Ama bence bu kız İspanyol halter takımından olmalı. Aynayı park yerindeki arabaya taşırken ruhumu teslim ediyordum neredeyse. Dükkânda göründüğünden ne kadar ağır ve büyük olduğunu o zaman farkettim. Birden bire kendimi ağır, metal bir aynayı, Granada’nın ortasında, kavurucu yaz sıcağında taşırken bulmuş oldum. Neyse ki Federica Garcia Lorca’nın daha bir hafta önce ziyaret ettiğimiz Huerta de San Vicente’deki yazlık evine çok yakındık. Milliyetçiler onu burada yakalamış ve öldürmüşlerdi.

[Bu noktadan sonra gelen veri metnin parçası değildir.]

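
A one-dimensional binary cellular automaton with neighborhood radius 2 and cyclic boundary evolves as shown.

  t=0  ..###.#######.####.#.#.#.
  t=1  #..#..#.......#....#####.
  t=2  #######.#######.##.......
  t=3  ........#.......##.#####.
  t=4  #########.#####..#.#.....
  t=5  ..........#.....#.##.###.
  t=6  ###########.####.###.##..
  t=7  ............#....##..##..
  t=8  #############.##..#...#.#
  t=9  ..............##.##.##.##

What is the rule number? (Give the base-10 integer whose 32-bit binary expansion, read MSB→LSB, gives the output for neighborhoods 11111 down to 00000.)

  ##### -> .   bit 31 = 0  t=0,i=8
  ####. -> .   bit 30 = 0  t=0,i=11
  ###.# -> .   bit 29 = 0  t=0,i=4
  ###.. -> .   bit 28 = 0  t=3,i=23
  ##.## -> .   bit 27 = 0  t=0,i=5
  ##.#. -> .   bit 26 = 0  t=0,i=18
  ##..# -> .   bit 25 = 0  t=4,i=15
  ##... -> .   bit 24 = 0  t=2,i=18
  #.### -> #   bit 23 = 1  t=0,i=6
  #.##. -> #   bit 22 = 1  t=2,i=16
  #.#.# -> #   bit 21 = 1  t=0,i=19
  #.#.. -> #   bit 20 = 1  t=0,i=23
  #..## -> .   bit 19 = 0  t=6,i=24
  #..#. -> #   bit 18 = 1  t=1,i=2
  #...# -> #   bit 17 = 1  t=0,i=0
  #.... -> #   bit 16 = 1  t=1,i=8
  .#### -> .   bit 15 = 0  t=0,i=7
  .###. -> #   bit 14 = 1  t=0,i=3
  .##.# -> #   bit 13 = 1  t=3,i=17
  .##.. -> #   bit 12 = 1  t=2,i=17
  .#.## -> #   bit 11 = 1  t=5,i=17
  .#.#. -> #   bit 10 = 1  t=0,i=20
  .#..# -> #   bit 9 = 1  t=1,i=1
  .#... -> .   bit 8 = 0  t=0,i=24
  ..### -> .   bit 7 = 0  t=0,i=2
  ..##. -> .   bit 6 = 0  t=3,i=16
  ..#.# -> .   bit 5 = 0  t=4,i=17
  ..#.. -> #   bit 4 = 1  t=1,i=3
  ...## -> .   bit 3 = 0  t=0,i=1
  ...#. -> #   bit 2 = 1  t=1,i=13
  ....# -> #   bit 1 = 1  t=1,i=12
  ..... -> #   bit 0 = 1  t=1,i=9
  bits 00000000111101110111111000010111 = 16219671

16219671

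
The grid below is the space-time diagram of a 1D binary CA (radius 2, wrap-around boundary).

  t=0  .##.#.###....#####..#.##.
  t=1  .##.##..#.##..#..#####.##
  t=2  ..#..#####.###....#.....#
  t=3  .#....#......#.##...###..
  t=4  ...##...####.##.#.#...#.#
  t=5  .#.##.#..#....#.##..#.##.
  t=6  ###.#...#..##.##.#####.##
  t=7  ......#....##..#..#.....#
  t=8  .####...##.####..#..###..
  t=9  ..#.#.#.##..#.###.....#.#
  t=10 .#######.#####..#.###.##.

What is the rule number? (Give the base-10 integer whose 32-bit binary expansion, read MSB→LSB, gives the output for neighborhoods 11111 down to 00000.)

  ##### -> .   bit 31 = 0  t=0,i=15
  ####. -> .   bit 30 = 0  t=0,i=16
  ###.# -> .   bit 29 = 0  t=1,i=21
  ###.. -> #   bit 28 = 1  t=0,i=8
  ##.## -> .   bit 27 = 0  t=1,i=0
  ##.#. -> .   bit 26 = 0  t=0,i=3
  ##..# -> #   bit 25 = 1  t=0,i=18
  ##... -> .   bit 24 = 0  t=0,i=9
  #.### -> .   bit 23 = 0  t=0,i=6
  #.##. -> .   bit 22 = 0  t=0,i=22
  #.#.# -> #   bit 21 = 1  t=0,i=4
  #.#.. -> .   bit 20 = 0  t=4,i=18
  #..## -> .   bit 19 = 0  t=0,i=0
  #..#. -> #   bit 18 = 1  t=0,i=19
  #...# -> #   bit 17 = 1  t=3,i=18
  #.... -> #   bit 16 = 1  t=0,i=10
  .#### -> #   bit 15 = 1  t=0,i=14
  .###. -> .   bit 14 = 0  t=0,i=7
  .##.# -> #   bit 13 = 1  t=0,i=2
  .##.. -> #   bit 12 = 1  t=0,i=23
  .#.## -> #   bit 11 = 1  t=0,i=5
  .#.#. -> #   bit 10 = 1  t=4,i=17
  .#..# -> .   bit 9 = 0  t=1,i=15
  .#... -> .   bit 8 = 0  t=2,i=19
  ..### -> .   bit 7 = 0  t=0,i=13
  ..##. -> #   bit 6 = 1  t=0,i=1
  ..#.# -> #   bit 5 = 1  t=0,i=20
  ..#.. -> .   bit 4 = 0  t=1,i=14
  ...## -> .   bit 3 = 0  t=0,i=12
  ...#. -> .   bit 2 = 0  t=2,i=17
  ....# -> #   bit 1 = 1  t=0,i=11
  ..... -> #   bit 0 = 1  t=2,i=21
  bits 00010010001001111011110001100011 = 304594019

304594019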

Lorca’nın cümlelerini hatırladım: “Biz gideceğiz ama Granada kalacak. Zamandaki sonsuzluğuna inat zavallı ellerimden kayıp gidecek -benim ellerim, bir annenin en küçük oğluna ait eller”. Kimsenin Granada’yı tam olarak anlayabileceğini düşünmezdim, ta ki o koca aynayı Calle Virgen Blanca’dan sırtımda taşımaya yeltenene kadar.

Yani ilk kez İspanya’yı tam manasıyla kavradığımı düşünüyorum. İspanya Sosyalist İşçi Partisi’nin Ley de Memoria Historica’yı (Tarihi Bellek Yasası) neden bu kadar önemseyerek parlamentodan geçirdiğini de anlayabiliyorum. Bu yasayla Franko rejiminin Lorca gibi işkence edip öldürdüğü, toplu mezarlara gömdüğü, birçoğunun nerede olduğu bile bilinmeyen insanlarla ilgili araştırma ve soruşturma yapılması planlanıyordu.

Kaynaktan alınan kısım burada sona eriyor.